FRANKFURT (Reuters) -The European Central Bank should raise interest rates at a “steady pace” until the end of its hiking cycle, partly to maintain room to correct the policy path if circumstances change, ECB chief economist Philip Lane said on Monday.
The ECB raised rates by 50 basis points to zero in July.
While a similar move was expected in September until very recently, a host of policymakers have made the case for a larger hike due to the worsening inflation outlook.
“A steady pace – that is neither too slow nor too fast – in closing the gap to the terminal rate is important for several reasons,” Lane said, without expressing a preference for the Sept. 8 policy decision.
“The appropriate size of the individual increments will be larger the wider the gap to the terminal rate and the more skewed the risks to the inflation target,” he told a conference in Barcelona.

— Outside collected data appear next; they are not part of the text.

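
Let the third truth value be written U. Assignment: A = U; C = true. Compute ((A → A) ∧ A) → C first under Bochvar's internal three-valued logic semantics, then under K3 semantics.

U; true

In Bochvar's internal three-valued logic: A → A = U → U = U  [any arg is the third value ⇒ result is the third value]
(A → A) ∧ A = U ∧ U = U
((A → A) ∧ A) → C = U → true = U
In K3: A → A = U → U = U  [¬U ∨ U]
(A → A) ∧ A = U ∧ U = U
((A → A) ∧ A) → C = U → true = true
They differ because Bochvar's internal three-valued logic and K3 treat U differently under the binary connectives.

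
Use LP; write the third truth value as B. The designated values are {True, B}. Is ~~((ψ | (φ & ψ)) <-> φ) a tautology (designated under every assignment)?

Countermodel: ψ=True, φ=False gives False, which is not designated.

No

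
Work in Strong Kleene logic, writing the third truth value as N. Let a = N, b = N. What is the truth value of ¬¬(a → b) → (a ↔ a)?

a → b = N → N = N  [¬N ∨ N]
¬(a → b) = ¬N = N
¬¬(a → b) = ¬N = N
a ↔ a = N ↔ N = N
¬¬(a → b) → (a ↔ a) = N → N = N

N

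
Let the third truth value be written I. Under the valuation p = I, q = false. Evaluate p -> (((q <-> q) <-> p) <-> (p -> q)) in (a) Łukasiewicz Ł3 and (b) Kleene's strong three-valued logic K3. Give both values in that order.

true; I

In Łukasiewicz Ł3: q <-> q = false <-> false = true
(q <-> q) <-> p = true <-> I = I  [1 − |1−½|]
p -> q = I -> false = I
((q <-> q) <-> p) <-> (p -> q) = I <-> I = true
p -> (((q <-> q) <-> p) <-> (p -> q)) = I -> true = true
In Kleene's strong three-valued logic K3: q <-> q = false <-> false = true
(q <-> q) <-> p = true <-> I = I
p -> q = I -> false = I  [~I | false]
((q <-> q) <-> p) <-> (p -> q) = I <-> I = I
p -> (((q <-> q) <-> p) <-> (p -> q)) = I -> I = I
They differ because Łukasiewicz Ł3 and Kleene's strong three-valued logic K3 treat I differently under implication.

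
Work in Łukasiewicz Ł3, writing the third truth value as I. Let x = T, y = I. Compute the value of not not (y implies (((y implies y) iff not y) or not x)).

y implies y = I implies I = T
not y = not I = I
(y implies y) iff not y = T iff I = I
not x = not T = F
((y implies y) iff not y) or not x = I or F = I
y implies (((y implies y) iff not y) or not x) = I implies I = T
not (y implies (((y implies y) iff not y) or not x)) = not T = F
not not (y implies (((y implies y) iff not y) or not x)) = not F = T

T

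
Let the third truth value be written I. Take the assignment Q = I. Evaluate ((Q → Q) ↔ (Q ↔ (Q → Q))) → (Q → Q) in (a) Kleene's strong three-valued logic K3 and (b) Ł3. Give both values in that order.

In Kleene's strong three-valued logic K3: Q → Q = I → I = I
Q → Q = I → I = I
Q ↔ (Q → Q) = I ↔ I = I
(Q → Q) ↔ (Q ↔ (Q → Q)) = I ↔ I = I
Q → Q = I → I = I
((Q → Q) ↔ (Q ↔ (Q → Q))) → (Q → Q) = I → I = I
In Ł3: Q → Q = I → I = True  [min(1, 1−½+½)]
Q → Q = I → I = True
Q ↔ (Q → Q) = I ↔ True = I
(Q → Q) ↔ (Q ↔ (Q → Q)) = True ↔ I = I
Q → Q = I → I = True
((Q → Q) ↔ (Q ↔ (Q → Q))) → (Q → Q) = I → True = True
They differ because Kleene's strong three-valued logic K3 and Ł3 treat I differently under implication.

I; True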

While the “terminal” rate is an open question, policymakers have said the ECB should get to the neutral rate, which neither stimulates nor cools the economy, somewhere around the turn of the year. This rate is estimated at around 1.5% to 2%, suggesting a hike at every remaining policy meeting this year.
“While upside risks to inflation are currently more intense than downside risks, if the incoming data … call for a downward shift in the terminal rate, this would be easier to handle under a step-by-step approach,” Lane said.
“A multi-step adjustment path towards the terminal rate also makes it easier to undertake mid-course corrections if circumstances change.”
Lane also noted that even if current inflation is high, indicators of longer term expectations remain close to the ECB’s 2% target as economic players appear to understand that temporary factors behind the surge will fade and the ECB will do its job.